Note: The hover outline is not the final result when texture, symmetry, or Merge are on — it's just the footprint. Start the stroke to see the real result.
Primary / Secondary colors
Brush always has two colors ready: Primary (LMB) and Secondary (RMB). Defaults: Primary = selected palette color; Secondary = Eraser (empty cell). X swaps them; Q / E step through the palette; D toggles Paint vs Erase. One color to build, one to erase or shade — without switching tools.
Pro tip: Keep Secondary = Eraser. It turns Brush into paint and cleanup in one tool.
Stitch types
Brush can place full stitches and partial stitches. Choose stitch type from the bottom toolbar (pop-up panel).
Mental model: Full · Half · Quarter · Three-quarter. Diagonal direction matters. Half-filled is “block halves” (top, bottom, left, right). The picker shows a grid of options.
Replace vs Merge
In the stitch-type panel you choose how Brush treats existing stitches in a cell.
Replace (default): Brush overwrites the cell with your current stitch type and color.
Merge: For partial stitches. Brush keeps any partials that can share the cell and adds the new partial (e.g. half diagonal-left in A + half diagonal-right in B → one cell with both). If the combo can't be combined, it'll just Replace that cell.
When to use:
- Replace when you want certainty — full stitches, cleanup, or a full redo.
- Merge when you're building a cell from parts (partial stitches).

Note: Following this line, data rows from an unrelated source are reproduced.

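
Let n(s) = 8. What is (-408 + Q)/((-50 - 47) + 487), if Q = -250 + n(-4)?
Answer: -5/3 ≈ -1.6667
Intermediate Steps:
Q = -242 (Q = -250 + 8 = -242)
(-408 + Q)/((-50 - 47) + 487) = (-408 - 242)/((-50 - 47) + 487) = -650/(-97 + 487) = -650/390 = -650*1/390 = -5/3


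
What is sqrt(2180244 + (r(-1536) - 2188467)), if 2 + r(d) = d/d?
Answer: 4*I*sqrt(514) ≈ 90.686*I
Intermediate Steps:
r(d) = -1 (r(d) = -2 + d/d = -2 + 1 = -1)
sqrt(2180244 + (r(-1536) - 2188467)) = sqrt(2180244 + (-1 - 2188467)) = sqrt(2180244 - 2188468) = sqrt(-8224) = 4*I*sqrt(514)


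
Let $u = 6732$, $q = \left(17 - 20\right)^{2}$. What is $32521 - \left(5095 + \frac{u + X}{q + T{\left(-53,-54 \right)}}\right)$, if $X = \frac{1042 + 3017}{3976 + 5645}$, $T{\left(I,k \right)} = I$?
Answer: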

- If Merge seems to “do nothing”, the combo is likely incompatible → Brush replaces that cell.
Symmetry
Symmetry repeats your stroke across a mirror or rotation. It stacks with stitch type, Merge, and texture. Modes: Mirror (vertical, horizontal, 4-way, 8-way); Rotate (2-way, 4-way, 8-way).
Two-color texture
Turn this on for a soft speckled look or to blend two colors without doing it by hand. Brush distributes Primary and Secondary in the round brush area; the density slider (default 50%) controls the mix. Secondary = Eraser → light, airy texture. Secondary = a real color → two-color texture in one stroke.
When to use:
- Breaking up large flat areas (less posterized).

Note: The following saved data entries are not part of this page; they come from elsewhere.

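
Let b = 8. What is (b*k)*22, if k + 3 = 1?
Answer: -352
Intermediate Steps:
k = -2 (k = -3 + 1 = -2)
(b*k)*22 = (8*(-2))*22 = -16*22 = -352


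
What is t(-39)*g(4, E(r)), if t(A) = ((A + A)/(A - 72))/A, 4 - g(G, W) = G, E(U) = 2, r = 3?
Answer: 0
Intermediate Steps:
g(G, W) = 4 - G
t(A) = 2/(-72 + A) (t(A) = ((2*A)/(-72 + A))/A = (2*A/(-72 + A))/A = 2/(-72 + A))
t(-39)*g(4, E(r)) = (2/(-72 - 39))*(4 - 1*4) = (2/(-111))*(4 - 4) = (2*(-1/111))*0 = -2/111*0 = 0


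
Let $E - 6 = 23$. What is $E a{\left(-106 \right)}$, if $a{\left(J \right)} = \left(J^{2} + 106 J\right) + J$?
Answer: $-3074$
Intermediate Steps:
$E = 29$ ($E = 6 + 23 = 29$)
$a{\left(J \right)} = J^{2} + 107 J$
$E a{\left(-106 \right)} = 29 \left(- 106 \left(107 - 106\right)\right) = 29 \left(\left(-106\right) 1\right) = 29 \left(-106\right) = -3074$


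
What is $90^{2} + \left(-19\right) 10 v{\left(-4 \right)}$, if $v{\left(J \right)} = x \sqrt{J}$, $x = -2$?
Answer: $8100 + 760 i \approx 8100.0 + 760.0 i$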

- Faux shading without manual dithering.
- Secondary = Eraser → dusting or worn-fabric vibe.
Precision keyboard mode
Use the arrow keys and Brush enters precision mode. The UI shows a crosshair and cell coordinates. Arrow keys move the hovered cell; Enter paints; Delete erases. Use it for calm, deliberate cleanup — like placing stitches with tweezers. If your hand is shaky or you're zoomed way in, precision mode keeps you honest.

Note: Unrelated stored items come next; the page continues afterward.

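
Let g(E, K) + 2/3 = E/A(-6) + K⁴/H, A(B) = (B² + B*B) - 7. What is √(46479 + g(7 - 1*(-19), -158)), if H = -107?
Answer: I*√14883840822165/1605 ≈ 2403.7*I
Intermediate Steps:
A(B) = -7 + 2*B² (A(B) = (B² + B²) - 7 = 2*B² - 7 = -7 + 2*B²)
g(E, K) = -⅔ - K⁴/107 + E/65 (g(E, K) = -⅔ + (E/(-7 + 2*(-6)²) + K⁴/(-107)) = -⅔ + (E/(-7 + 2*36) + K⁴*(-1/107)) = -⅔ + (E/(-7 + 72) - K⁴/107) = -⅔ + (E/65 - K⁴/107) = -⅔ + (-K⁴/107 + E/65) = -⅔ - K⁴/107 + E/65)
√(46479 + g(7 - 1*(-19), -158)) = √(46479 + (-⅔ - 1/107*(-158)⁴ + (7 - 1*(-19))/65)) = √(46479 + (-⅔ - 1/107*623201296 + (7 + 19)/65)) = √(46479 + (-⅔ - 623201296/107 + (1/65)*26)) = √(46479 + (-⅔ - 623201296/107 + ⅖)) = √(46479 - 9348019868/1605) = √(-9273421073/1605) = I*√14883840822165/1605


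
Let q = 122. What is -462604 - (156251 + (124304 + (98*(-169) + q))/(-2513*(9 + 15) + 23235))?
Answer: -22945178971/37077 ≈ -6.1885e+5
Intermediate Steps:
-462604 - (156251 + (124304 + (98*(-169) + q))/(-2513*(9 + 15) + 23235)) = -462604 - (156251 + (124304 + (98*(-169) + 122))/(-2513*(9 + 15) + 23235)) = -462604 - (156251 + (124304 + (-16562 + 122))/(-2513*24 + 23235)) = -462604 - (156251 + (124304 - 16440)/(-60312 + 23235)) = -462604 - (156251 + 107864/(-37077)) = -462604 - (156251 + 107864*(-1/37077)) = -462604 - (156251 - 107864/37077) = -462604 - 1*5793210463/37077 = -462604 - 5793210463/37077 = -22945178971/37077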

Exit: Esc or click elsewhere on the canvas.
Momentary modes
Hold a key to temporarily switch; release to snap back to Brush.
- Alt/Option: Eyedropper — click a cell to set its color as Primary. Release Alt/Option to exit.
- Cmd/Ctrl: Fill — click to fill an area with Primary. Release to exit.
- Shift: Line mode — click start, drag end; release Shift to exit.
Undo
Every Brush action is undoable. Infinite undo. One stroke = one undo step.
Related tool: Pencil
Pencil is Brush with two differences: size fixed at 1 cell, and clean, crisp lines (no double diagonals). Use Pencil for strict single-cell lines; use Brush for speed, filling in areas, and Merge, symmetry, and texture.
Tips & gotchas
- Merge is for partial stitches. For full stitches, Replace is usually simpler.
- Some partial combos can't merge. In that case Brush will Replace that cell.
- Secondary doesn't have to be Eraser. Try Secondary as a second color for shading, then X to swap.
- Texture loves symmetry. For “intentional randomness”, mirror it.
- Fast drag still no holes. Stroke interpolation keeps strokes smooth when you move the brush quickly.